U.S. Energy Policy? More of the Same

Photographer: Norm Betts/Bloomberg

 Nov. 29 (Bloomberg) — Technological developments are revolutionizing the U.S. energy sector. In addition to increased output of renewables such as wind and solar power, advances in hydraulic fracturing and horizontal drilling are enabling companies to exploit the vast U.S. natural gas reserves. Some even predict the U.S. will become a net energy exporter in a decade or so, a dramatic turnaround from just a few years ago.
 Given the far-reaching changes on the ground, now might be an opportune time to craft a national energy strategy. Both President Barack Obama and Republican Mitt Romney supported the development of such a plan during the recent campaign. But a better bet is that U.S. energy policy in the next couple of years will continue along the haphazard path it has traveled in the last few.
 In a recent study, Bloomberg Government analyst Rob Barnett and Bloomberg New Energy Finance analysts Stephen Munro and Ethan Zindler conclude that the Environmental Protection Agency will continue to play the leading role in shaping U.S. energy policy in the next several years, by adopting specific regulations about circumscribed topics. They expect EPA to complete a number of regulatory initiatives started during President Barack Obama’s first term, such as limiting the greenhouse gas emissions of existing power plants. Action by Congress to enact comprehensive energy legislation is seen as unlikely in the near term.

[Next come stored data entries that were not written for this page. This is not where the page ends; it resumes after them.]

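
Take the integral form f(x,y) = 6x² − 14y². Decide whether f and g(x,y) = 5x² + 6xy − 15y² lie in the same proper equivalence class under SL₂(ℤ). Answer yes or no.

D₁ = 336, D₂ = 336
river cycle of f (length 6): (6, 12, -8), (-8, 4, 10), (10, 16, -2), (-2, 16, 10), (10, 4, -8), (-8, 12, 6)
river cycle of g (length 4): (5, 16, -4), (-4, 16, 5), (5, 14, -7), (-7, 14, 5)
cycles differ ⇒ inequivalent

no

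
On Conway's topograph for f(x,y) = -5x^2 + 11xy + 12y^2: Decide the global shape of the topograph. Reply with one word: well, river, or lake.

D = b²−4ac = 11² − 4·(-5)·12 = 361
D = 19² is a perfect square ⇒ form factors over ℤ ⇒ lakes

lake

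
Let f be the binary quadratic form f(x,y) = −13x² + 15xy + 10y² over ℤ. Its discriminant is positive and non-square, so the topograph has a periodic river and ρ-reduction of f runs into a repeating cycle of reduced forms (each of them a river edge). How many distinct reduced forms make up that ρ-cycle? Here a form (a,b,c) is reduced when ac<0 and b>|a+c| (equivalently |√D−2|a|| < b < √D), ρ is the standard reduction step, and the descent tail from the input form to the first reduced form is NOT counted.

D = 745, ⌊√D⌋ = 27
river: ρ → (10,25,-3)
river: ρ → (-3,23,18)
river: ρ → (18,13,-8)
river: ρ → (-8,19,12)
river: ρ → (12,5,-15)
river: ρ → (-15,25,2)
river: ρ → (2,27,-2)
river: ρ → (-2,25,15)
river: ρ → (15,5,-12)
river: ρ → (-12,19,8)
river: ρ → (8,13,-18)
river: ρ → (-18,23,3)
river: ρ → (3,25,-10)
river: ρ → (-10,15,13)
river: ρ → (13,11,-12)
river: ρ → (-12,13,12)
river: ρ → (12,11,-13)
river: ρ → (-13,15,10)
ρ-cycle length = 18 (tail of 0 descent steps not counted)

18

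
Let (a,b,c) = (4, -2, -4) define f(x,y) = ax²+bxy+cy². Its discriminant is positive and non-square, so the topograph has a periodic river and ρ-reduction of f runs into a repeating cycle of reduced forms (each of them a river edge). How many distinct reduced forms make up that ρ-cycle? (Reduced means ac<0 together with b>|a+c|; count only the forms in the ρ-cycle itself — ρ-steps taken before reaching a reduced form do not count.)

D = 68, ⌊√D⌋ = 8
descent: ρ → (-4,2,4)  [lands on river]
river: ρ → (4,6,-2)
river: ρ → (-2,6,4)
river: ρ → (4,2,-4)
river: ρ → (-4,6,2)
river: ρ → (2,6,-4)
ρ-cycle length = 6 (tail of 1 descent step not counted)

6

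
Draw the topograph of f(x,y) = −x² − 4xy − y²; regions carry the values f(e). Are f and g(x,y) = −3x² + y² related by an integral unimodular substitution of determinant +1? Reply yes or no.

D₁ = 12, D₂ = 12
river cycle of f (length 2): (-1, 2, 2), (2, 2, -1)
river cycle of g (length 2): (1, 2, -2), (-2, 2, 1)
cycles differ ⇒ inequivalent

no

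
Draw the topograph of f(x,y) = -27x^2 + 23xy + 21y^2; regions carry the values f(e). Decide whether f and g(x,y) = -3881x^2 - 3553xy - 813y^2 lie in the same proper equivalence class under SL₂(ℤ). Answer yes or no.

D₁ = 2797, D₂ = 2797
river cycle of f (length 54): (21, 19, -29), (-29, 39, 11), (11, 49, -9), (-9, 41, 31), (31, 21, -19), (-19, 17, 33), (33, 49, -3), (-3, 47, 49), (49, 51, -1), (-1, 51, 49), … (44 more)
river cycle of g (length 54): (-27, 23, 21), (21, 19, -29), (-29, 39, 11), (11, 49, -9), (-9, 41, 31), (31, 21, -19), (-19, 17, 33), (33, 49, -3), (-3, 47, 49), (49, 51, -1), … (44 more)
cycles coincide ⇒ equivalent

yes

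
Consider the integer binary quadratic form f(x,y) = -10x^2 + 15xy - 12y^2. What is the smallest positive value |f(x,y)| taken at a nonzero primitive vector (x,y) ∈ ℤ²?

translate: b→5 (≡-15 mod 20), so (10,-15,12)→(10,5,7)
flip: (10,5,7)→(7,-5,10)
reduced (well bottom): (7,-5,10) with a≤c, −a<b≤a
well minimum |f| = |-7| = 7 (negative-definite)

7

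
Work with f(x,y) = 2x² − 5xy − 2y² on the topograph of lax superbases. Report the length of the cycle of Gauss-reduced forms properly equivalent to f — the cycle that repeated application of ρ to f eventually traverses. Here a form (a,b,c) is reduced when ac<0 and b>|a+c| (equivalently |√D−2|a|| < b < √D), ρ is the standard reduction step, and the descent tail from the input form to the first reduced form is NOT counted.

D = 41, ⌊√D⌋ = 6
descent: ρ → (-2,5,2)  [lands on river]
river: ρ → (2,3,-4)
river: ρ → (-4,5,1)
river: ρ → (1,5,-4)
river: ρ → (-4,3,2)
river: ρ → (2,5,-2)
river: ρ → (-2,3,4)
river: ρ → (4,5,-1)
river: ρ → (-1,5,4)
river: ρ → (4,3,-2)
ρ-cycle length = 10 (tail of 1 descent step not counted)

10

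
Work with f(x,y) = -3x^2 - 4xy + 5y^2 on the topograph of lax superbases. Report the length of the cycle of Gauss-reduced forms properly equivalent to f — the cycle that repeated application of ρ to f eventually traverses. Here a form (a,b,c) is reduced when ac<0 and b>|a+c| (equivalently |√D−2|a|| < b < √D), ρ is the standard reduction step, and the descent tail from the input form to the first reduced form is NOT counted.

D = 76, ⌊√D⌋ = 8
descent: ρ → (5,4,-3)  [lands on river]
river: ρ → (-3,8,1)
river: ρ → (1,8,-3)
river: ρ → (-3,4,5)
river: ρ → (5,6,-2)
river: ρ → (-2,6,5)
ρ-cycle length = 6 (tail of 1 descent step not counted)

6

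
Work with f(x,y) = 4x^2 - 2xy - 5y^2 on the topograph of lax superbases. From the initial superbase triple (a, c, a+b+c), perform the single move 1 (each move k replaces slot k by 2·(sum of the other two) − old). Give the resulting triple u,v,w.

start (4,-5,-3) = (f(1,0),f(0,1),f(1,1))
replace slot 1: 2·((-5)+(-3)) − 4 = -20 → (-20,-5,-3)

-20,-5,-3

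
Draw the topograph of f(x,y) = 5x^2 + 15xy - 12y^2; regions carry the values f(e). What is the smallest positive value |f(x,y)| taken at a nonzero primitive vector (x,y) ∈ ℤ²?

river: ρ → (-12,9,8)
river: ρ → (8,7,-13)
river: ρ → (-13,19,2)
river: ρ → (2,21,-3)
river: ρ → (-3,21,2)
river: ρ → (2,19,-13)
river: ρ → (-13,7,8)
river: ρ → (8,9,-12)
river: ρ → (-12,15,5)
river: ρ → (5,15,-12)
closes: descent 0, river 10
min |a| on river = 2

2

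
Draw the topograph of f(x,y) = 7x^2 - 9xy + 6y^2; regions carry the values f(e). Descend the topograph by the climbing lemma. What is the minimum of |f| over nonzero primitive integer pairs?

translate: b→5 (≡-9 mod 14), so (7,-9,6)→(7,5,4)
flip: (7,5,4)→(4,-5,7)
translate: b→3 (≡-5 mod 8), so (4,-5,7)→(4,3,6)
reduced (well bottom): (4,3,6) with a≤c, −a<b≤a
well minimum = a = 4

4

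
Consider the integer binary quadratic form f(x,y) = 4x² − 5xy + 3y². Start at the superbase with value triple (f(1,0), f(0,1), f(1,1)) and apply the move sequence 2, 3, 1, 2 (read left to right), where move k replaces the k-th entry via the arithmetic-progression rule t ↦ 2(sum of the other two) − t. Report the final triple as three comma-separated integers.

start (4,3,2) = (f(1,0),f(0,1),f(1,1))
replace slot 2: 2·(4+2) − 3 = 9 → (4,9,2)
replace slot 3: 2·(4+9) − 2 = 24 → (4,9,24)
replace slot 1: 2·(9+24) − 4 = 62 → (62,9,24)
replace slot 2: 2·(62+24) − 9 = 163 → (62,163,24)

62,163,24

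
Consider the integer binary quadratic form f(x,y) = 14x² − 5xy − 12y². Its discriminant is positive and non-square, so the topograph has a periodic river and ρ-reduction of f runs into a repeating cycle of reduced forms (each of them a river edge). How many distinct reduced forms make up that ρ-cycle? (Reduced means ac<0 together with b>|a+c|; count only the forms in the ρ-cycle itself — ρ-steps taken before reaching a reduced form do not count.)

D = 697, ⌊√D⌋ = 26
descent: ρ → (-12,5,14)  [lands on river]
river: ρ → (14,23,-3)
river: ρ → (-3,25,6)
river: ρ → (6,23,-7)
river: ρ → (-7,19,12)
river: ρ → (12,5,-14)
river: ρ → (-14,23,3)
river: ρ → (3,25,-6)
river: ρ → (-6,23,7)
river: ρ → (7,19,-12)
ρ-cycle length = 10 (tail of 1 descent step not counted)

10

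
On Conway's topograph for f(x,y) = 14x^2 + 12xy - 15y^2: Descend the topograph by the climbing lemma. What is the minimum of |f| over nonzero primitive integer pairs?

river: ρ → (-15,18,11)
river: ρ → (11,26,-7)
river: ρ → (-7,30,3)
river: ρ → (3,30,-7)
river: ρ → (-7,26,11)
river: ρ → (11,18,-15)
river: ρ → (-15,12,14)
river: ρ → (14,16,-13)
river: ρ → (-13,10,17)
river: ρ → (17,24,-6)
river: ρ → (-6,24,17)
river: ρ → (17,10,-13)
river: ρ → (-13,16,14)
river: ρ → (14,12,-15)
closes: descent 0, river 14
min |a| on river = 3

3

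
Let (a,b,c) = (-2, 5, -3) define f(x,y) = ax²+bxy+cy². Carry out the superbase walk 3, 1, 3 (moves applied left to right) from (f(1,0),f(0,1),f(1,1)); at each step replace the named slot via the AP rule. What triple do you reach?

start (-2,-3,0) = (f(1,0),f(0,1),f(1,1))
replace slot 3: 2·((-2)+(-3)) − 0 = -10 → (-2,-3,-10)
replace slot 1: 2·((-3)+(-10)) − (-2) = -24 → (-24,-3,-10)
replace slot 3: 2·((-24)+(-3)) − (-10) = -44 → (-24,-3,-44)

-24,-3,-44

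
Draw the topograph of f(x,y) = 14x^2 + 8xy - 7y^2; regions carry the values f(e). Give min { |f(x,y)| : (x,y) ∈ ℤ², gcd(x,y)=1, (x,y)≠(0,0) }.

river: ρ → (-7,20,2)
river: ρ → (2,20,-7)
river: ρ → (-7,8,14)
river: ρ → (14,20,-1)
river: ρ → (-1,20,14)
river: ρ → (14,8,-7)
closes: descent 0, river 6
min |a| on river = 1

1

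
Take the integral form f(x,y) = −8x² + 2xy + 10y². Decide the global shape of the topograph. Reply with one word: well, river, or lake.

D = b²−4ac = 2² − 4·(-8)·10 = 324
D = 18² is a perfect square ⇒ form factors over ℤ ⇒ lakes

lake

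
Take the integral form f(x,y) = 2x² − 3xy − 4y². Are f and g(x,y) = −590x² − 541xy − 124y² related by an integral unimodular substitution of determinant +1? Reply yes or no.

D₁ = 41, D₂ = 41
river cycle of f (length 10): (-4, 3, 2), (2, 5, -2), (-2, 3, 4), (4, 5, -1), (-1, 5, 4), (4, 3, -2), (-2, 5, 2), (2, 3, -4), (-4, 5, 1), (1, 5, -4)
river cycle of g (length 10): (-4, 3, 2), (2, 5, -2), (-2, 3, 4), (4, 5, -1), (-1, 5, 4), (4, 3, -2), (-2, 5, 2), (2, 3, -4), (-4, 5, 1), (1, 5, -4)
cycles coincide ⇒ equivalent

yes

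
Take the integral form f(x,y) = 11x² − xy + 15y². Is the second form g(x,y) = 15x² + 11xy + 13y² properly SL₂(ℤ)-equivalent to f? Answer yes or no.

D₁ = -659, D₂ = -659
f: reduced (well bottom): (11,-1,15) with a≤c, −a<b≤a
g: flip: (15,11,13)→(13,-11,15)
g: reduced (well bottom): (13,-11,15) with a≤c, −a<b≤a
reduced forms (11, -1, 15) vs (13, -11, 15) ⇒ inequivalent

no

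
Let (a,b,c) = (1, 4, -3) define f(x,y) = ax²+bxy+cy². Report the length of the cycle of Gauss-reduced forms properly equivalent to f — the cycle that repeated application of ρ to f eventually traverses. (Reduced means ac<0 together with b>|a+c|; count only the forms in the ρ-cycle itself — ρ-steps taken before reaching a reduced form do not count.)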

 Politics is one reason the U.S. endures a piecemeal regulatory approach to energy rather than a more comprehensive legislative one. But fiscal realities may be changing the political calculus. The yawning federal budget deficit and the urgent need for new sources of revenue have revived talk in some quarters of a congressionally-mandated tax on carbon emissions. Though Congress seems unlikely to agree on such a measure at this time, the lure of revenue may eventually prove irresistible.